"Two groups of pastors were coming into Thailand to attend meetings. The first group made it over the Mekong River without any issues. The second group, however, was followed by the Laotian police," said Voice Of the Martyrs Canada (VOMC), an advocacy group investigating reports of persecution.
VOMC said the pastors were searched, and all of their belongings were confiscated from them, including a cell phone."
The pastors have reportedly been taken back to Laos March 18, but there has been no recent contact with them to confirm their whereabouts, the group added. VOMC said it had urged its supporters to "Pray that Laotian authorities will stop their campaign against Christians and come to know Christ as Lord."
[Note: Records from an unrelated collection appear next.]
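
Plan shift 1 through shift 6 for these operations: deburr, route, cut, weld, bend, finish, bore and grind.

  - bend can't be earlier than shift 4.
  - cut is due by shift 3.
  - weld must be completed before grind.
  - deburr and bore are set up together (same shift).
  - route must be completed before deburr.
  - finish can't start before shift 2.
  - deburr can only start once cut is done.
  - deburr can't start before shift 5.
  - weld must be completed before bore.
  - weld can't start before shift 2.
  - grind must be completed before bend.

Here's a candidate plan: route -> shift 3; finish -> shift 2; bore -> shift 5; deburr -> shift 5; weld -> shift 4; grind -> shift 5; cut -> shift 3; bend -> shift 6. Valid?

deburr can only start once cut is done — holds.
deburr and bore are set up together (same shift) — holds.
cut is due by shift 3 — holds.
weld can't start before shift 2 — holds.
grind must be completed before bend — holds.
weld must be completed before bore — holds.
bend can't be earlier than shift 4 — holds.
route must be completed before deburr — holds.
deburr can't start before shift 5 — holds.
finish can't start before shift 2 — holds.
weld must be completed before grind — holds.

Yes, all constraints hold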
News of the latest arrests came shortly after at least 15 Christian families in Laos remained unaccounted for last month after security forces raided their villages and Hmomg church leaders were sentenced to 15 years imprisonment, human rights investigators said.
Rights groups say that although there has been economic progress, Communist authorities have been reluctant to allow more religious freedom as they view Christianity as Western and a threat to their powerbase and ideology.
In 1975, the Communist Pathet Lao took control of the government ending a six-century-old monarchy and instituting a strict socialist regime closely aligned to Vietnam.
A gradual return to private enterprise and the liberalization of foreign investment laws began in 1986 and Laos became a member of the geopolitical and economic organization Association of Southeast Asian Nations, or ASEAN, in 1997.